The Record Company My name is Matt McArthur and “I’m with The Record Company.”

(It’s supposed to be funny.)

Lore tells us that those five words were dreaded among musicians working under the traditional music industry paradigm.  Inevitably some “bean counter” from your label would show up in the studio to offer their commentary about the music you were making.  I could just be remembering a scene from Spinal Tap.  I digress…

Boston is an incredible city.  We set a national example in so many areas. Contemporary music is not one of them.  After college, young musicians leave here in droves to live and work elsewhere.

Now we can argue all day about how the Allston kids don’t talk to the Somerville kids don’t play shows with the Roxbury kids — but if we drill down past who has the coolest haircut and the most boutique guitar pedals we get to the real barriers:

  1. Cost of real estate
  2. Transportation
  3. Liquor licensing

In 2009 I founded The Record Co. (TRC), a non-profit recording studio committed to fostering a nationally recognized modern music scene in Boston.  We think we’re just as crazy as you do, but don’t worry, we’re going to do it.  

We’re not a label, but there are some similarities.  Back in the day record labels sought out bands early in their careers and made a commitment to develop that talent.  Today the story is very different.  The few remaining labels look for well-packaged, profitable acts they can “partner” with.  

The Record Company

At TRC we take an old school approach.  We invest in musicians early in their careers with the predication of an eventual return — just not a financial one.  The social/cultural return we’re after is at the core of our non-profit mission.

We offer:

  • Affordable studio time to indie musicians
  • Grants of studio time to native Boston bands
  • Live performances to connect emerging musicians and fans
  • Access to our facility and expertise for youth, our next-gen creators

The Record Company

How can musicians get access to The Record Company?
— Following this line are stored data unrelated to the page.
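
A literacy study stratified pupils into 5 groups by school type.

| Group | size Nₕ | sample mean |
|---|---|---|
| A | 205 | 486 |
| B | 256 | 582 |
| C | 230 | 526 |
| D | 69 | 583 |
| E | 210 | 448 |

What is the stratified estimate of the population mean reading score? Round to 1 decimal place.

519.5

N = 970; weights Wₕ = Nₕ/N = (0.2113, 0.2639, 0.2371, 0.0711, 0.2165).
x̄_st = Σ Wₕ·x̄ₕ = 0.2113·486 + 0.2639·582 + 0.2371·526 + 0.0711·583 + 0.2165·448 ≈ 519.494...
→ 519.5.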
Independent musicians (musicians that are funding their own projects) can purchase studio time at The Record Co. at the most affordable rates in New England.

How does music help the city of Boston?

Music makes our city and better place to live and work.  It’s not just about musicians and ramen, it’s about economic development.  The arts account for more than 46,000 jobs in Massachusetts and are reported to bolster the state’s economy by more than $1 billion annually.  It’s a huge economic activity.  Running a non-profit, I think a lot about the effect that cultural vibrancy has on the for-profit sector.  Greater Boston is home to some incredibly innovative companies that rely on young creative talent to continue their tradition of innovation.  There’s a direct link between music and a city’s ability to attract and retain young creative talent.  Sure, our colleges and universities attract a huge population of young people, but we don’t keep them here.  That’s where arts and culture, and for us music, comes in.
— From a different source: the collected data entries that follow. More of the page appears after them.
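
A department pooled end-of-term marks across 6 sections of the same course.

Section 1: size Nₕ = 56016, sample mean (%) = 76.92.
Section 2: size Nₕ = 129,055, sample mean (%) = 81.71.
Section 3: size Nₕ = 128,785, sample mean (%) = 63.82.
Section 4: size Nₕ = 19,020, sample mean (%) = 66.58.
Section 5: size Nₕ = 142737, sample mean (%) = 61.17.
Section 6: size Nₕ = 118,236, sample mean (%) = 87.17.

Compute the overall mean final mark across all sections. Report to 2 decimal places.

73.04

N = 56016 + 129055 + 128785 + 19020 + 142737 + 118236 = 593849.
Overall mean = Σ (Nₕ/N)·x̄ₕ — weight by population share, not a simple average.
Σ Nₕx̄ₕ = 56016·76.92 + 129055·81.71 + 128785·63.82 + 19020·66.58 + 142737·61.17 + 118236·87.17 = 4308750.72 + 10545084.05 + 8219058.7 + 1266351.6 + 8731222.29 + 10306632.12 = 43377099.48.
Divide by N: 43377099.48 / 593849 = 73.0440... → 73.04.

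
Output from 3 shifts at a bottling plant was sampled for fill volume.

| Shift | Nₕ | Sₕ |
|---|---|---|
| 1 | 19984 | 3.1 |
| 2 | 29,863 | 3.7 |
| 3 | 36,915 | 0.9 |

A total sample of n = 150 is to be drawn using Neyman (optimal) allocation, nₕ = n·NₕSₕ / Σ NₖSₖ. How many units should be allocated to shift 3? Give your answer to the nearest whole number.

Σ NₕSₕ = 19984·3.1 + 29863·3.7 + 36915·0.9 = 205667.
Share for 3: 33223.5/205667 = 0.16154.
n_3 = 150 × 0.16154 = 24.231... → 24.

24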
What does the “small biz” aspect of The Record Company mean for musicians? For the city?

The shuttering of well-loved local rock institutions like TT the Bears and Johnny D’s in Somerville are just the most recent examples of music’s evaporating middle class.  Don’t get me wrong: venues and other music businesses run by corporations are necessary.  Corporate venues in particular are able to bring larger acts to town which can have a very positive effect.  The challenge is we also need small businesses: clubs and venues and studios where small up-and-coming artists can cut their teeth

How was the concept of The Record Company formed?

“It’s not about ownership, it’s about access,” was the initial seed in 2009.  There was a whole community of musicians that didn’t need to own a studio, they just needed access to one.  The non-profit model fits that perfectly.  I filed the paperwork a couple days later and we were off to the races.

What does a day at The Record Company look like?

Oh, it’s a real mash up: recording sessions, managing youth employees, Beat Bus workshops driving around the community, writing grants and asking people for money, jamming out to good tunes, etc…

What does it mean to you to give musicians access to recording space?

To me it’s about collaboration.  There aren’t a lot of technical reasons for recording studios to exist anymore.  The argument is psychological.  Leave home, go to work, collaborate, have a schedule, etc.

What kind of technology do you use in your space?

Lots of cool toys!  Recording hardware and software from AVID, vintage and new analog and digital equipment, mostly donated, some purchased.  Among the cool vintage toys we have an analog 2” 16 track tape machine.  It’s pretty, and rock and roll, and pretty rock and roll.